If he heard her, he didn’t wait. Something passed over and into her, a perception which she tried to stop at the outset, to deflect away from the brilliant morning, but which she could not. He had not checked with her before facing off with the waiter. How could he be sure it was the right thing, a thing they could both agree upon? He strode out onto the Dorotheergasse without checking back with her– yes, to a destination they had already agreed upon, but what if she’d changed her mind? What if she wanted to double-check to make sure it was the right direction? He had not offered her even a glance at the map. What if she preferred to go another way? What if she had needed to make some remark about the time or the quality of light or the recently consumed cappuccino?

He looked big on the narrow street, and huge when the light between buildings slashed across his shoulders. One of the workmen stopped his work and gazed appreciatively as Teddy passed. Of course there must be gay Viennese, but that one should notice her husband, on their first day, within the first three hours, was not something she had prepared for.

She imagined mentioning it to him. She imagined his responding, “It was just a glance.”

No, no, she wanted to say, not just a glance, not just–

She realized that she was about to find fault with things she had loved about him ten minutes before. He was big. Opposition would not work if he did not let it. He was decisive, a trait hidden because he always–rather elaborately, she thought now– deferred to her. What if he did not defer? She would be one of those wives trailing behind, offering her timid opinion in lulls amid the conversation of those who counted.

The light in the street was cut off by overhanging buildings. She felt cold.

He could be a bully if he wanted to. He could have his way. He hardly noticed when, in pretend play, she hit him in a muscle as hard as she could. His fists were big as her jaw. He gave her sex whenever she wanted, but the other way of looking at that was he always made her ask.  He was not even handsome. The Vienna trip, which was her idea, was suddenly irritating, for when she opened the subject he had agreed so smoothly, gave up his dream of Greece so easily, it didn’t seem as concession on his part at all, now. He had taken away her victory. She had never intended for her life to turn out this way.

Not quite too far off to be called to, he was walking with that hussar stride of his, about to turn a corner and be gone. She vowed to stand in the street until he came back to her.

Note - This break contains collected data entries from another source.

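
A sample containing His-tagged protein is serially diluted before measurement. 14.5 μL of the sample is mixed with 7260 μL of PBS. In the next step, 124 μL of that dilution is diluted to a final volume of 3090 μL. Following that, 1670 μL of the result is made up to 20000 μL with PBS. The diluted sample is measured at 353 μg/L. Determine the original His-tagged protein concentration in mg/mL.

Overall dilution factor = 501.7 × 24.92 × 11.98 = 1.50 × 10⁵.
Original = 353 μg/L × 1.50 × 10⁵ = 5.29 × 10⁷ μg/L = 52.9 mg/mL.

52.9 mg/mL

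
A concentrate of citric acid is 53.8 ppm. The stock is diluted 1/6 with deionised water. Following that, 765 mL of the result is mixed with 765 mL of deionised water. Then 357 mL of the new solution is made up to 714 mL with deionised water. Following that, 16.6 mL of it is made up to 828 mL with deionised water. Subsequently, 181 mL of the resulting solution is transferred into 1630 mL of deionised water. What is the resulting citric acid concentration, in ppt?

Overall dilution factor = 6 × 2 × 2 × 49.88 × 10.01 = 1.20 × 10⁴.
53.8 ppm / 1.20 × 10⁴ = 4.49 × 10⁻³ ppm = 4490 ppt.

4490 ppt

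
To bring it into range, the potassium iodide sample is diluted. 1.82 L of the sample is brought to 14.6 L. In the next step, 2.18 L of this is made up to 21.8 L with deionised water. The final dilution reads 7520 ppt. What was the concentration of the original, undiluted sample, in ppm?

0.603 ppm

Overall dilution factor = 8.022 × 10 = 80.2.
Original = 7520 ppt × 80.2 = 6.03 × 10⁵ ppt = 0.603 ppm.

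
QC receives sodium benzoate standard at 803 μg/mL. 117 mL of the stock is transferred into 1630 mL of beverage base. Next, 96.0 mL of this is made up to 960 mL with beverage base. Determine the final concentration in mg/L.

Overall dilution factor = 14.93 × 10 = 149.
803 μg/mL / 149 = 5.38 μg/mL = 5.38 mg/L.

5.38 mg/L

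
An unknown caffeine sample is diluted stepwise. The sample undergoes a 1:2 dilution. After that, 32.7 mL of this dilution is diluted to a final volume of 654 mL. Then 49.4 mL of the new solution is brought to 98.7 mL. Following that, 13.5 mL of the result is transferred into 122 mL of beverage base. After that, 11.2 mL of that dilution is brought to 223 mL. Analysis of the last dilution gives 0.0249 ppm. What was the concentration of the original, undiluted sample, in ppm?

Overall dilution factor = 2 × 20 × 1.998 × 10.04 × 19.91 = 1.60 × 10⁴.
Original = 0.0249 ppm × 1.60 × 10⁴ = 398 ppm.

398 ppm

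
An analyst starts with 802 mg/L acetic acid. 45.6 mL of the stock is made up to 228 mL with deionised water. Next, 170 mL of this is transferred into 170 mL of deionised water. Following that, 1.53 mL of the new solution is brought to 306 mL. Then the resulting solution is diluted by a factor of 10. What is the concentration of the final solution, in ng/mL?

40.1 ng/mL

Overall dilution factor = 5 × 2 × 200 × 10 = 2.00 × 10⁴.
802 mg/L / 2.00 × 10⁴ = 0.0401 mg/L = 40.1 ng/mL.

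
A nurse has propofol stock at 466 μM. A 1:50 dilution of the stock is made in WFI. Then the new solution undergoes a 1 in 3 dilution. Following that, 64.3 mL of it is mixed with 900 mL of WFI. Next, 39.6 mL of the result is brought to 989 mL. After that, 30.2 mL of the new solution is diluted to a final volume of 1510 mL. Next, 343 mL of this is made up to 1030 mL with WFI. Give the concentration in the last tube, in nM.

0.0552 nM

Overall dilution factor = 50 × 3 × 15.00 × 24.97 × 50 × 3.003 = 8.44 × 10⁶.
466 μM / 8.44 × 10⁶ = 5.52 × 10⁻⁵ μM = 0.0552 nM.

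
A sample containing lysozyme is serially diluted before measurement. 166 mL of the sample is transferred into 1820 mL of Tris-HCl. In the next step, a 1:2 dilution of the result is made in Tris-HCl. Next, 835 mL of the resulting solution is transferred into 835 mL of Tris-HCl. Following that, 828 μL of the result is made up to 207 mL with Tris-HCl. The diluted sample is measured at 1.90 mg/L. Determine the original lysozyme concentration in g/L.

22.7 g/L

Overall dilution factor = 11.96 × 2 × 2 × 250 = 1.20 × 10⁴.
Original = 1.90 mg/L × 1.20 × 10⁴ = 2.27 × 10⁴ mg/L = 22.7 g/L.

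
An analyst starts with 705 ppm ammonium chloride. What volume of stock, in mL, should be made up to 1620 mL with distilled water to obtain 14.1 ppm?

V₁ = C₂V₂/C₁ = 14.1 × 1620 / 705 = 32.4 mL.

32.4 mL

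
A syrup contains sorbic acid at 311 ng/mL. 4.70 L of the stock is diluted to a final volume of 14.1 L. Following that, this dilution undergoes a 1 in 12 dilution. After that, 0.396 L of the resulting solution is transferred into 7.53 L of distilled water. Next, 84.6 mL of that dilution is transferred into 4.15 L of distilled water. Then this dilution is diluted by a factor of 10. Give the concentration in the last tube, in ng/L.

0.862 ng/L

Overall dilution factor = 3 × 12 × 20.02 × 50.05 × 10 = 3.61 × 10⁵.
311 ng/mL / 3.61 × 10⁵ = 8.62 × 10⁻⁴ ng/mL = 0.862 ng/L.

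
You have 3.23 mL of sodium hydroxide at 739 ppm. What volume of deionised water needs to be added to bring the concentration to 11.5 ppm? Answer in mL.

204 mL

V₂ = C₁V₁/C₂ = 739 × 3.23 / 11.5 = 208 mL.
Diluent to add = V₂ − V₁ = 208 − 3.23 = 204 mL.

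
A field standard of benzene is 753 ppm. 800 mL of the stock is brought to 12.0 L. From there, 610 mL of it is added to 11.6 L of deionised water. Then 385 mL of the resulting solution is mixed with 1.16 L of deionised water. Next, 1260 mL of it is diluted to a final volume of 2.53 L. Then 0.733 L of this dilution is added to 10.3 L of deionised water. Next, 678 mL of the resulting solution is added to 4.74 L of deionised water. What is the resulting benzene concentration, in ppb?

2.59 ppb

Overall dilution factor = 15 × 20.02 × 4.013 × 2.008 × 15.05 × 7.991 = 2.91 × 10⁵.
753 ppm / 2.91 × 10⁵ = 2.59 × 10⁻³ ppm = 2.59 ppb.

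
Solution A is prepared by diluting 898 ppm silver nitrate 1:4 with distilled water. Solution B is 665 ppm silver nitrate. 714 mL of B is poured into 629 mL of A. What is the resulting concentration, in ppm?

459 ppm

C_A = 898 ppm / 4 = 224 ppm.
C_mix = (C_A·V_A + C_B·V_B)/(V_A + V_B) = (224×629 + 665×714) / 1343 = 459 ppm.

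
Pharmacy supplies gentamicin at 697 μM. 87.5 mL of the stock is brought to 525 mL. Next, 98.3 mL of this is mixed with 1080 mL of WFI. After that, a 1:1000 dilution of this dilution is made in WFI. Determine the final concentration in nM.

9.69 nM

Overall dilution factor = 6 × 11.99 × 1000 = 7.19 × 10⁴.
697 μM / 7.19 × 10⁴ = 9.69 × 10⁻³ μM = 9.69 nM.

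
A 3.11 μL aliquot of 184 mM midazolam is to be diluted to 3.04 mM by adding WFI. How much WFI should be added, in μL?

185 μL

V₂ = C₁V₁/C₂ = 184 × 3.11 / 3.04 = 188 μL.
Diluent to add = V₂ − V₁ = 188 − 3.11 = 185 μL.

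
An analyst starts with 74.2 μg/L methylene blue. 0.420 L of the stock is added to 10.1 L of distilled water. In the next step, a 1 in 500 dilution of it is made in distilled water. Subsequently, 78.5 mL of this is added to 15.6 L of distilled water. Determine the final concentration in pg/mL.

0.0297 pg/mL

Overall dilution factor = 25.05 × 500 × 199.7 = 2.50 × 10⁶.
74.2 μg/L / 2.50 × 10⁶ = 2.97 × 10⁻⁵ μg/L = 0.0297 pg/mL.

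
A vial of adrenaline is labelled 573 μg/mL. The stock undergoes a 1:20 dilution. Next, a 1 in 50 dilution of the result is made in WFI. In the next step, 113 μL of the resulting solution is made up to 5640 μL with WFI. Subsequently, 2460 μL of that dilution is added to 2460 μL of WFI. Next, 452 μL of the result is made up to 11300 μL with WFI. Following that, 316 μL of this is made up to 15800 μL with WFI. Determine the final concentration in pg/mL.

4.59 pg/mL

Overall dilution factor = 20 × 50 × 49.91 × 2 × 25 × 50 = 1.25 × 10⁸.
573 μg/mL / 1.25 × 10⁸ = 4.59 × 10⁻⁶ μg/mL = 4.59 pg/mL.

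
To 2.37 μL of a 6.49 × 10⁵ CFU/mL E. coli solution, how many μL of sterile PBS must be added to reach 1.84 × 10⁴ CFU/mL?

V₂ = C₁V₁/C₂ = 6.49 × 10⁵ × 2.37 / 1.84 × 10⁴ = 83.6 μL.
Diluent to add = V₂ − V₁ = 83.6 − 2.37 = 81.2 μL.

81.2 μL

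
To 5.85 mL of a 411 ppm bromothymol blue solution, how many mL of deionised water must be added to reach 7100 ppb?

333 mL

7100 ppb = 7.10 ppm.
V₂ = C₁V₁/C₂ = 411 × 5.85 / 7.10 = 339 mL.
Diluent to add = V₂ − V₁ = 339 − 5.85 = 333 mL.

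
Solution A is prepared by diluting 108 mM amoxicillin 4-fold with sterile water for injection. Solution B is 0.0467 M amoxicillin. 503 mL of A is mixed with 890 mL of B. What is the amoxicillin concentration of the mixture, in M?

C_A = 108 mM / 4 = 27.0 mM.
C_B = 0.0467 M = 46.7 mM.
C_mix = (C_A·V_A + C_B·V_B)/(V_A + V_B) = (27.0×503 + 46.7×890) / 1393 = 39.6 mM = 0.0396 M.

0.0396 M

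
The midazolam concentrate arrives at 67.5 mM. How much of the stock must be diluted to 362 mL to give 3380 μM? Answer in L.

0.0181 L

3380 μM = 3.38 mM.
V₁ = C₂V₂/C₁ = 3.38 × 362 / 67.5 = 18.1 mL = 0.0181 L.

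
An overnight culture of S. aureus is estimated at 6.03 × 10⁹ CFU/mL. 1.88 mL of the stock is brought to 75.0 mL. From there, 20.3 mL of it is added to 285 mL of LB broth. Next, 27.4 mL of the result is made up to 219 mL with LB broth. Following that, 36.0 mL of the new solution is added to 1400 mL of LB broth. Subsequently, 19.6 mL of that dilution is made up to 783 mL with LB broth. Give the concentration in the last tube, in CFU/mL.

789 CFU/mL

Overall dilution factor = 39.89 × 15.04 × 7.993 × 39.89 × 39.95 = 7.64 × 10⁶.
6.03 × 10⁹ CFU/mL / 7.64 × 10⁶ = 789 CFU/mL.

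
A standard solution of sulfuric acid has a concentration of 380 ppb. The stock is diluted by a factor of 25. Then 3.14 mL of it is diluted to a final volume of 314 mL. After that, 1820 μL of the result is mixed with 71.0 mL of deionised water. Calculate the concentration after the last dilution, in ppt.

Overall dilution factor = 25 × 100 × 40.01 = 1.00 × 10⁵.
380 ppb / 1.00 × 10⁵ = 3.80 × 10⁻³ ppb = 3.80 ppt.

3.80 ppt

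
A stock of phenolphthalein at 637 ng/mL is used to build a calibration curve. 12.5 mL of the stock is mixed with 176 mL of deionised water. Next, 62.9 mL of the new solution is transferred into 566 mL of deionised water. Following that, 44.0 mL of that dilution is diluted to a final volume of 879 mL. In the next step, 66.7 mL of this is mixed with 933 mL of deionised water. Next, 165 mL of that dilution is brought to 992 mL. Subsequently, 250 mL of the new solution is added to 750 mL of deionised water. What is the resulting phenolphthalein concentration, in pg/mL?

Overall dilution factor = 15.08 × 9.998 × 19.98 × 14.99 × 6.012 × 4 = 1.09 × 10⁶.
637 ng/mL / 1.09 × 10⁶ = 5.87 × 10⁻⁴ ng/mL = 0.587 pg/mL.

0.587 pg/mL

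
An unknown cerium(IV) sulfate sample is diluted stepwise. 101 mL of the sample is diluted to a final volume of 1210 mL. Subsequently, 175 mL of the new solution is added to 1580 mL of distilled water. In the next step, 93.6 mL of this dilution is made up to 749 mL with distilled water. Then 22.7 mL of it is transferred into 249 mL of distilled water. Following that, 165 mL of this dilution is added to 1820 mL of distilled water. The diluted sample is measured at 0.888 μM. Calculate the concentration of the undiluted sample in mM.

123 mM

Overall dilution factor = 11.98 × 10.03 × 8.002 × 11.97 × 12.03 = 1.38 × 10⁵.
Original = 0.888 μM × 1.38 × 10⁵ = 1.23 × 10⁵ μM = 123 mM.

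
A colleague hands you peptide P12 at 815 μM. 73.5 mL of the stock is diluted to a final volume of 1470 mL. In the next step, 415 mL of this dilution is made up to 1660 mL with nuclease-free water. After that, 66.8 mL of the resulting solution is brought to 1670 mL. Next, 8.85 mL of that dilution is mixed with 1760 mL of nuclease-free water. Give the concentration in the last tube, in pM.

Overall dilution factor = 20 × 4 × 25 × 199.9 = 4.00 × 10⁵.
815 μM / 4.00 × 10⁵ = 2.04 × 10⁻³ μM = 2040 pM.

2040 pM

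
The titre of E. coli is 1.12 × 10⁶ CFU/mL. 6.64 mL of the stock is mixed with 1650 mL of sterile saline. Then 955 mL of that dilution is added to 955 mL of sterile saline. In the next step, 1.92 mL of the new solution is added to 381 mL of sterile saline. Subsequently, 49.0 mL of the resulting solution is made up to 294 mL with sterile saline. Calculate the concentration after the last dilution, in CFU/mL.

1.88 CFU/mL

Overall dilution factor = 249.5 × 2 × 199.4 × 6 = 5.97 × 10⁵.
1.12 × 10⁶ CFU/mL / 5.97 × 10⁵ = 1.88 CFU/mL.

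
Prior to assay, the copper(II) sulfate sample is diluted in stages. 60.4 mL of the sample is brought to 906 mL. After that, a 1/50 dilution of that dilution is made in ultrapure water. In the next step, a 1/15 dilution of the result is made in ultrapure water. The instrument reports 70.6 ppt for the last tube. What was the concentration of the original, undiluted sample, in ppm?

Overall dilution factor = 15 × 50 × 15 = 1.12 × 10⁴.
Original = 70.6 ppt × 1.12 × 10⁴ = 7.94 × 10⁵ ppt = 0.794 ppm.

0.794 ppm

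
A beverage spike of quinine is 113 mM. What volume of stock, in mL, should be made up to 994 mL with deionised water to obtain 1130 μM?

9.94 mL

1130 μM = 1.13 mM.
V₁ = C₂V₂/C₁ = 1.13 × 994 / 113 = 9.94 mL.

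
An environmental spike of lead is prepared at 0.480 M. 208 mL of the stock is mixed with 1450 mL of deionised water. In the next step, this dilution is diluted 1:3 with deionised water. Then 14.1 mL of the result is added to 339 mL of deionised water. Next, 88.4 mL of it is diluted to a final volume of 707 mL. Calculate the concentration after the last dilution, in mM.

0.100 mM

Overall dilution factor = 7.971 × 3 × 25.04 × 7.998 = 4789.
0.480 M / 4789 = 1.00 × 10⁻⁴ M = 0.100 mM.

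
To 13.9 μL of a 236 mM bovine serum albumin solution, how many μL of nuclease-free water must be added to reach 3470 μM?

3470 μM = 3.47 mM.
V₂ = C₁V₁/C₂ = 236 × 13.9 / 3.47 = 945 μL.
Diluent to add = V₂ − V₁ = 945 − 13.9 = 931 μL.

931 μL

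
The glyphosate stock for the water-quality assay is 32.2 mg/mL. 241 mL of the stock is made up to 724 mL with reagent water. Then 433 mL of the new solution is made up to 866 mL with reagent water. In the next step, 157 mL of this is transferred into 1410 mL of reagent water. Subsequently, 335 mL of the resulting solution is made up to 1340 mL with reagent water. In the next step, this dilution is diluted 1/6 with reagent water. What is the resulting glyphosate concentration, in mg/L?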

The waiter at Café Hawelka might still be able to see her, but she didn’t care. No humiliation could match what she felt, without being able to define for herself exactly what the humiliation was. She vowed to stand where she was until he came back with a worried look on his face and inquired whether the Albertina were still her chosen goal. Might she want the boat trip down the Danube instead? Might she want a quiet lunch? She wanted none of those things, but that was not the point. Her skin prickled with tiny darts of anger. Still he strode on. She would wait for him to come back. If he did not come back, in exactly the right way, it would be ruined. She prepared for it to be ruined.

A bicycle bell at her back warned her she was blocking the middle of the street. She moved a little to the side, into shadow, where he would have to work a little harder to find her. He was out of sight now. She had not gotten married to be alone, but there in Vienna, far from home and family, she was alone. She wanted to race after him, but she would not. The bicycle bell rang again, around a corner, out of sight. Maybe it was ringing at him, at her husband, telling him he had forgotten something, telling him to go back. She moved against a pale stucco wall to be out of the way, and so anyone looking from the café could not see her. She waited. It was colder on the street than the concierge had led them to expect.